Poetry And The Anthropocene written by Sam Solnick and has been published by Routledge this book supported file pdf, txt, epub, kindle and other format this book has been release on 2016-09-19 with Business & Economics categories.


This book asks what it means to write poetry in and about the Anthropocene, the name given to a geological epoch where humans have a global ecological impact. Combining critical approaches such as ecocriticism and posthumanism with close reading and archival research, it argues that the Anthropocene requires poetry and the humanities to find new ways of thinking about unfamiliar spatial and temporal scales, about how we approach the metaphors and discourses of the sciences, and about the role of those processes and materials that confound humans’ attempts to control or even conceptualise them. Poetry and the Anthropocene draws on the work of a series of poets from across the political and poetic spectrum, analysing how understandings of technology shape literature about place, evolution and the tradition of writing about what still gets called Nature.

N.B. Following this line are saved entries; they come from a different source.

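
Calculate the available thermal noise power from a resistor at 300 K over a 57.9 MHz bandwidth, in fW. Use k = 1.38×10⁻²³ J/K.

240 fW

P_n = kTB = 1.38×10⁻²³ × 300 × 5.79×10⁷ = 2.40×10⁻¹³ W = 240 fW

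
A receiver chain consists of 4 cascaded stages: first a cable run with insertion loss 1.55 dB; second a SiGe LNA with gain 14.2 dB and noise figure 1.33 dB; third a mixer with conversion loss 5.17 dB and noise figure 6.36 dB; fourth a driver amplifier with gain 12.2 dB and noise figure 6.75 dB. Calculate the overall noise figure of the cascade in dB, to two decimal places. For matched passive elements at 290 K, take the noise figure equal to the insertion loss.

4.45 dB

Convert to linear (a loss of L dB is a gain of −L dB): F_i = 10^(NF_i/10), G_i = 10^(G_i,dB/10)
  Stage 1: F_1 = 10^(1.55/10) = 1.429, G_1 = 10^(−1.55/10) = 0.6998
  Stage 2: F_2 = 10^(1.33/10) = 1.358, G_2 = 10^(14.2/10) = 26.30
  Stage 3: F_3 = 10^(6.36/10) = 4.325, G_3 = 10^(−5.17/10) = 0.3041
  Stage 4: F_4 = 10^(6.75/10) = 4.732, G_4 = 10^(12.2/10) = 16.60
Friis cascade:
  F = 1.429 + (1.358 − 1)/0.6998 + (4.325 − 1)/18.41 + (4.732 − 1)/5.598 = 2.788
NF = 10 log₁₀(2.788) = 4.45 dB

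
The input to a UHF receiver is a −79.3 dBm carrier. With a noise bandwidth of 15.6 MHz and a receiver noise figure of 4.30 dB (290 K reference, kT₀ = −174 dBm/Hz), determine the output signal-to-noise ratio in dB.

Noise floor: N = −174 + 10 log₁₀(B) + NF
10 log₁₀(1.56×10⁷) = 71.93 dB
N = −174 + 71.93 + 4.30 = −97.77 dBm
SNR = P_sig − N = −79.3 − (−97.77) = 18.47 dB → 18.5 dB

18.5 dB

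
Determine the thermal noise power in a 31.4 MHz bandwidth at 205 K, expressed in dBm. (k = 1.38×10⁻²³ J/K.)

−100.5 dBm

P_n = kTB = 1.38×10⁻²³ × 205 × 3.14×10⁷ = 8.88×10⁻¹⁴ W
In dBm: 10 log₁₀(8.88×10⁻¹⁴ / 10⁻³) = −100.5 dBm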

The book explores how writers’ understanding of sciences such as climatology or biochemistry might shape their poetry’s form, and how literature can respond to environmental crises without descending into agitprop, self-righteousness or apocalyptic cynicism. In the face of the Anthropocene’s radical challenges to ethics, aesthetics and politics, the book shows how poetry offers significant ways of interrogating and rendering the complex relationships between organisms and their environments in a world increasingly marked by technology.